As I wrote in my second post about that video, “[This image] came from the National Archives, credited to an unidentified U.S. Coast Guard photographer; bears the title ‘Omaha Beach First Wave’ and the ID number Official photograph 26-G-2337; and shows landing craft putting first-wave troops ashore. They attribute it tentatively to U.S. Coast Guard First Photographers Mate Robert Sargent, best known for the image titled ‘Into the Jaws of Death,’ made a few minutes later. (The print of it in their files has the name ‘Sargent’ written across its back.)” I have since found it published in a number of books, magazines, and newspapers, as well as other online platforms.

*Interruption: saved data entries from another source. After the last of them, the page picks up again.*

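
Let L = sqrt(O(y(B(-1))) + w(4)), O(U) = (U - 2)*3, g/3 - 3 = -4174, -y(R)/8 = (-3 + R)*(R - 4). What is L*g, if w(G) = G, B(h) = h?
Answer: -12513*I*sqrt(482) ≈ -2.7472e+5*I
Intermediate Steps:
y(R) = -8*(-4 + R)*(-3 + R) (y(R) = -8*(-3 + R)*(R - 4) = -8*(-3 + R)*(-4 + R) = -8*(-4 + R)*(-3 + R))
g = -12513 (g = 9 + 3*(-4174) = 9 - 12522 = -12513)
O(U) = -6 + 3*U (O(U) = (-2 + U)*3 = -6 + 3*U)
L = I*sqrt(482) (L = sqrt((-6 + 3*(-96 - 8*(-1)**2 + 56*(-1))) + 4) = sqrt((-6 + 3*(-96 - 8*1 - 56)) + 4) = sqrt((-6 + 3*(-96 - 8 - 56)) + 4) = sqrt((-6 + 3*(-160)) + 4) = sqrt((-6 - 480) + 4) = sqrt(-486 + 4) = sqrt(-482) = I*sqrt(482) ≈ 21.954*I)
L*g = (I*sqrt(482))*(-12513) = -12513*I*sqrt(482)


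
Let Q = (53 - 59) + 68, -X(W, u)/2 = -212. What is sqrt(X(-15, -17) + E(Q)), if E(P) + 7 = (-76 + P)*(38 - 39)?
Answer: sqrt(431) ≈ 20.761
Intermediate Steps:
X(W, u) = 424 (X(W, u) = -2*(-212) = 424)
Q = 62 (Q = -6 + 68 = 62)
E(P) = 69 - P (E(P) = -7 + (-76 + P)*(38 - 39) = -7 + (-76 + P)*(-1) = -7 + (76 - P) = 69 - P)
sqrt(X(-15, -17) + E(Q)) = sqrt(424 + (69 - 1*62)) = sqrt(424 + (69 - 62)) = sqrt(424 + 7) = sqrt(431)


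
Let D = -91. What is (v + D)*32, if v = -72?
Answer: -5216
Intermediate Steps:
(v + D)*32 = (-72 - 91)*32 = -163*32 = -5216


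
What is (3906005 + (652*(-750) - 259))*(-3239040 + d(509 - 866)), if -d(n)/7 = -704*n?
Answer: -17078044534656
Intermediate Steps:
d(n) = 4928*n (d(n) = -(-4928)*n = 4928*n)
(3906005 + (652*(-750) - 259))*(-3239040 + d(509 - 866)) = (3906005 + (652*(-750) - 259))*(-3239040 + 4928*(509 - 866)) = (3906005 + (-489000 - 259))*(-3239040 + 4928*(-357)) = (3906005 - 489259)*(-3239040 - 1759296) = 3416746*(-4998336) = -17078044534656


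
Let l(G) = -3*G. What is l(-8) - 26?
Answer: -2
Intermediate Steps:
l(-8) - 26 = -3*(-8) - 26 = 24 - 26 = -2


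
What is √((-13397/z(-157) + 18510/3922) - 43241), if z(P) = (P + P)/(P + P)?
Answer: 7*I*√4444581007/1961 ≈ 237.98*I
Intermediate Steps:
z(P) = 1 (z(P) = (2*P)/((2*P)) = (2*P)*(1/(2*P)) = 1)
√((-13397/z(-157) + 18510/3922) - 43241) = √((-13397/1 + 18510/3922) - 43241) = √((-13397*1 + 18510*(1/3922)) - 43241) = √((-13397 + 9255/1961) - 43241) = √(-26262262/1961 - 43241) = √(-111057863/1961) = 7*I*√4444581007/1961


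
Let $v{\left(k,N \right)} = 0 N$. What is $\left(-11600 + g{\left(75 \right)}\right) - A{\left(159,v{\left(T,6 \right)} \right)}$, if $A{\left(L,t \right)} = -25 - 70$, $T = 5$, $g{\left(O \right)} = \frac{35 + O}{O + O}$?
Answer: $- \frac{172564}{15} \approx -11504.0$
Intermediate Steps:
$g{\left(O \right)} = \frac{35 + O}{2 O}$
$v{\left(k,N \right)} = 0$
$A{\left(L,t \right)} = -95$
$\left(-11600 + g{\left(75 \right)}\right) - A{\left(159,v{\left(T,6 \right)} \right)} = \left(-11600 + \frac{35 + 75}{2 \cdot 75}\right) - -95 = \left(-11600 + \frac{1}{2} \cdot \frac{1}{75} \cdot 110\right) + 95 = \left(-11600 + \frac{11}{15}\right) + 95 = - \frac{173989}{15} + 95 = - \frac{172564}{15}$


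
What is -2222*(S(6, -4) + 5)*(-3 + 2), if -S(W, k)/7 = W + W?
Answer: -175538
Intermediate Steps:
S(W, k) = -14*W (S(W, k) = -7*(W + W) = -14*W)
-2222*(S(6, -4) + 5)*(-3 + 2) = -2222*(-14*6 + 5)*(-3 + 2) = -2222*(-84 + 5)*(-1) = -(-175538)*(-1) = -2222*79 = -175538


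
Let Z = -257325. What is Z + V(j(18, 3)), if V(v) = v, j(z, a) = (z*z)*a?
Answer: -256353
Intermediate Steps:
j(z, a) = a*z**2 (j(z, a) = z**2*a = a*z**2)
Z + V(j(18, 3)) = -257325 + 3*18**2 = -257325 + 3*324 = -257325 + 972 = -256353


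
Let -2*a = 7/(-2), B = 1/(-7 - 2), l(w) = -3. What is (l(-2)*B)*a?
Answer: 7/12 ≈ 0.58333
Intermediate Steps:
B = -⅑ (B = 1/(-9) = -⅑ ≈ -0.11111)
a = 7/4 (a = -7/(2*(-2)) = -7*(-1)/(2*2) = -½*(-7/2) = 7/4 ≈ 1.7500)
(l(-2)*B)*a = -3*(-⅑)*(7/4) = (⅓)*(7/4) = 7/12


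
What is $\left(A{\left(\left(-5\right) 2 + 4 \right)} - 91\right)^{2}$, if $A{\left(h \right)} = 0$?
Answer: $8281$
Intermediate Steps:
$\left(A{\left(\left(-5\right) 2 + 4 \right)} - 91\right)^{2} = \left(0 - 91\right)^{2} = \left(-91\right)^{2} = 8281$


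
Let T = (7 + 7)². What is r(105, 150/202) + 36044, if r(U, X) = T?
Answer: 36240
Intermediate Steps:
T = 196 (T = 14² = 196)
r(U, X) = 196
r(105, 150/202) + 36044 = 196 + 36044 = 36240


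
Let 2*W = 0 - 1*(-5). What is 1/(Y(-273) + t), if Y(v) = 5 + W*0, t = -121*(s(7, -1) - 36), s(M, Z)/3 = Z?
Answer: 1/4724 ≈ 0.00021168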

You are indeed coming late to the party, though you’re most welcome here nonetheless. A word of advice: This blog constitutes the journal or diary of our investigation. This means that it contains errors that get acknowledged and corrected, dead ends, questions that get answered along the way, etc. That’s especially true in the early phases, as our team struggles to get a handle on the documentation and other primary materials, evolves its methodology, etc. A considerable number of puzzles get solved as we move along, sometimes quickly and sometimes long after we first identify them.
So I suggest reading the early posts with that in mind, and holding off on your questions and comments until you have worked your way through more of the investigation. We have tried to tie up loose ends as we proceed, so a conundrum that has you scratching your head at the moment most likely gets untangled somewhere down the road.